Forscher: Fettes Essen erhöht nicht das Schlaganfallrisiko
Frühere Annahmen über einen Zusammenhang haben sich nicht bestätigt
Fettes Essen erhöht entgegen einer weit verbreiteten Ansicht nicht das Risiko, einen Schlaganfall zu erleiden. Das konnten amerikanische Wissenschaftler in einer Studie mit knapp 44.000 Männern zeigen, deren Fettkonsum und Gesundheitszustand sie über einen Zeitraum von 14 Jahren hinweg verfolgten. Weder Menge noch Art des verzehrten Fettes spielte eine Rolle, berichten die Forscher in der Fachzeitschrift British Medical Journal (Bd. 327, S. 777).
ANZEIGE
Frühere Studien hatten häufig nahegelegt, dass ein Zusammenhang zwischen dem übermäßigen Verzehr so genannter gesättigter Fette – beispielsweise in Butter – und einem erhöhten Arteriosklerose- sowie Schlaganfallrisiko besteht. Ungesättigten Fetten, wie sie in Olivenöl enthalten sind, wurde dagegen eine positive Wirkung auf die Blutgefäße nachgesagt.

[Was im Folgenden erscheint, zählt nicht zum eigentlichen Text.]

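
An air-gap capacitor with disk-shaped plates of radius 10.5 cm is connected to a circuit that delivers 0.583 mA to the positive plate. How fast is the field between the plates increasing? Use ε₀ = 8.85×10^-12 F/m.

1.90×10^9 V/(m·s)

The displacement current between the plates equals the conduction current, I_d = 0.583 mA.
Then dE/dt = I_d/(ε₀A) = 1.90×10^9 V/(m·s).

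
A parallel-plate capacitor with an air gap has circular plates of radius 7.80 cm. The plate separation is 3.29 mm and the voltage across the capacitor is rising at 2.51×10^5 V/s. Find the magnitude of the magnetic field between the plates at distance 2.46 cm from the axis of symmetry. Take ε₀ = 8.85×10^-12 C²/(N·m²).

1.04×10^-11 T

dE/dt = (dV/dt)/d = 7.629×10^7 V/(m·s); I_d = ε₀(πR²)(dE/dt) = (8.85×10^-12)(0.01911)(7.629×10^7) = 1.290×10^-5 A.
An Ampèrian loop of radius r encloses a fraction (r/R)² of I_d. Then B·2πr = μ₀ I_d (r/R)², giving B = μ₀ I_d r/(2πR²) = 1.04×10^-11 T.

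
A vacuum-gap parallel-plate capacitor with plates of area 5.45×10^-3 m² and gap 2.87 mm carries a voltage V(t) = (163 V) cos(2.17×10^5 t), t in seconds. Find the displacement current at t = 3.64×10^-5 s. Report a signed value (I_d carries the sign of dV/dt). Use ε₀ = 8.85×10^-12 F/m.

C = ε₀A/d = (8.85×10^-12)(5.45×10^-3)/(2.87×10^-3) = 1.681×10^-11 F. dV/dt = V₀ω·−sin(ωt); at ωt = 7.8988 rad this factor is -0.9990.
I_d = C dV/dt = (1.681×10^-11)(163)(2.17×10^5)(-0.9990) = -5.94×10^-4 A.

-5.94×10^-4 A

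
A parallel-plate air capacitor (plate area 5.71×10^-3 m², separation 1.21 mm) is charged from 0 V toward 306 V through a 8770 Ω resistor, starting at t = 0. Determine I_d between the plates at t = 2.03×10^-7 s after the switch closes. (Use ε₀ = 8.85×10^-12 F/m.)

0.0200 A

C = ε₀A/d = (8.85×10^-12)(5.71×10^-3)/(1.21×10^-3) = 4.176×10^-11 F, so τ = RC = 3.662×10^-7 s.
The conduction current is I(t) = (V₀/R) e^(−t/τ), and the displacement current between the plates equals it.
t/τ = 0.5543; I_d = (306/8770) · e^(−0.5543) = (0.03489)(0.5745) = 0.0200 A.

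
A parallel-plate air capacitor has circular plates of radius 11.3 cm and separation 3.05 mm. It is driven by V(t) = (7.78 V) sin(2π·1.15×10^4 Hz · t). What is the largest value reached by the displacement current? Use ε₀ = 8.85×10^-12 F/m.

6.54×10^-5 A

(dE/dt)_max = V₀ω/d = 1.843×10^8 V/(m·s); ω = 2πf = 7.226×10^4 rad/s.
I_d,max = ε₀ A (dE/dt)_max = (8.85×10^-12)(0.04011)(1.843×10^8) = 6.54×10^-5 A.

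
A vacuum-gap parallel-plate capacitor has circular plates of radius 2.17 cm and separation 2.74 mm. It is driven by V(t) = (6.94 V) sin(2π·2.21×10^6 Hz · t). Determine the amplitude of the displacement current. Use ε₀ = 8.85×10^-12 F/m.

(dE/dt)_max = V₀ω/d = 3.518×10^10 V/(m·s); ω = 2πf = 1.389×10^7 rad/s.
I_d,max = ε₀ A (dE/dt)_max = (8.85×10^-12)(1.479×10^-3)(3.518×10^10) = 4.60×10^-4 A.

4.60×10^-4 A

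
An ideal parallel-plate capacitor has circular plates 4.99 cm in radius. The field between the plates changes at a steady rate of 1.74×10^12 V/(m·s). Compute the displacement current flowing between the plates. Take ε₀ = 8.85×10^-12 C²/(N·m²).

The displacement current is ε₀ times dΦ_E/dt = ε₀ A dE/dt = (8.85×10^-12)(7.823×10^-3)(1.74×10^12) = 0.120 A.

0.120 A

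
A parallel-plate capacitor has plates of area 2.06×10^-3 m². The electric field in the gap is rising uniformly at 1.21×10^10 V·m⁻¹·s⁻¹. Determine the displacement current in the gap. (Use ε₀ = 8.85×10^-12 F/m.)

The displacement current is ε₀ times dΦ_E/dt = ε₀ A dE/dt = (8.85×10^-12)(2.06×10^-3)(1.21×10^10) = 2.21×10^-4 A.

2.21×10^-4 A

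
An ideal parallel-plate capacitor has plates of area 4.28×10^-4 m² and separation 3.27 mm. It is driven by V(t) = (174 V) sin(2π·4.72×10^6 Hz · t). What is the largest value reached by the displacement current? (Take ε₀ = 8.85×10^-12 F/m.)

5.98×10^-3 A

(dE/dt)_max = V₀ω/d = 1.578×10^12 V/(m·s); ω = 2πf = 2.966×10^7 rad/s.
I_d,max = ε₀ A (dE/dt)_max = (8.85×10^-12)(4.28×10^-4)(1.578×10^12) = 5.98×10^-3 A.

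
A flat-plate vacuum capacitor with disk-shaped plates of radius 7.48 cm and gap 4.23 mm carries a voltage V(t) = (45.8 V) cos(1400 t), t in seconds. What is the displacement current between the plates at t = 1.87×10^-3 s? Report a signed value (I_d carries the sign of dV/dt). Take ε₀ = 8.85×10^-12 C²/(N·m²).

-1.18×10^-6 A

C = ε₀A/d = (8.85×10^-12)(0.01758)/(4.23×10^-3) = 3.678×10^-11 F. dV/dt = V₀ω·−sin(ωt); at ωt = 2.618 rad this factor is -0.5000.
I_d = C dV/dt = (3.678×10^-11)(45.8)(1400)(-0.5000) = -1.18×10^-6 A.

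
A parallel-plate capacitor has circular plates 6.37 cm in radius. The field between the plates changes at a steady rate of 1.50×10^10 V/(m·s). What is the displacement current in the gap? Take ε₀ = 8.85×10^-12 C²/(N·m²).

1.69×10^-3 A

I_d = ε₀ A (dE/dt) = (8.85×10^-12)(0.01275 m²)(1.50×10^10) = 1.69×10^-3 A.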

Doch Ka He von der Harvard-Universität in Boston und seine Kollegen bestreiten nun aufgrund ihrer Studie, dass eine Verbindung zwischen Fettkonsum und Schlaganfallrisiko besteht. Die Forscher befragten die Studienteilnehmer wiederholt nach deren familiärer Krankengeschichte, Lebensstil und Ernährungsgewohnheiten. Von Interesse waren dabei vor allem fettreiche Lebensmittel wie zum Beispiel rotes Fleisch und Nüsse.
Im Verlauf der Studie traten mehr als 700 Schlaganfälle auf, schreiben die Wissenschaftler. Diese konnten jedoch weder auf ein Zuviel an Fett noch auf eine bestimmte Fettart – sei es tierisches oder pflanzliches, gesättigtes oder ungesättigtes Fett – zurückgeführt werden. Trotzdem müssten diese Ergebnisse noch durch weitere Untersuchungen bestätigt werden, erklärt He.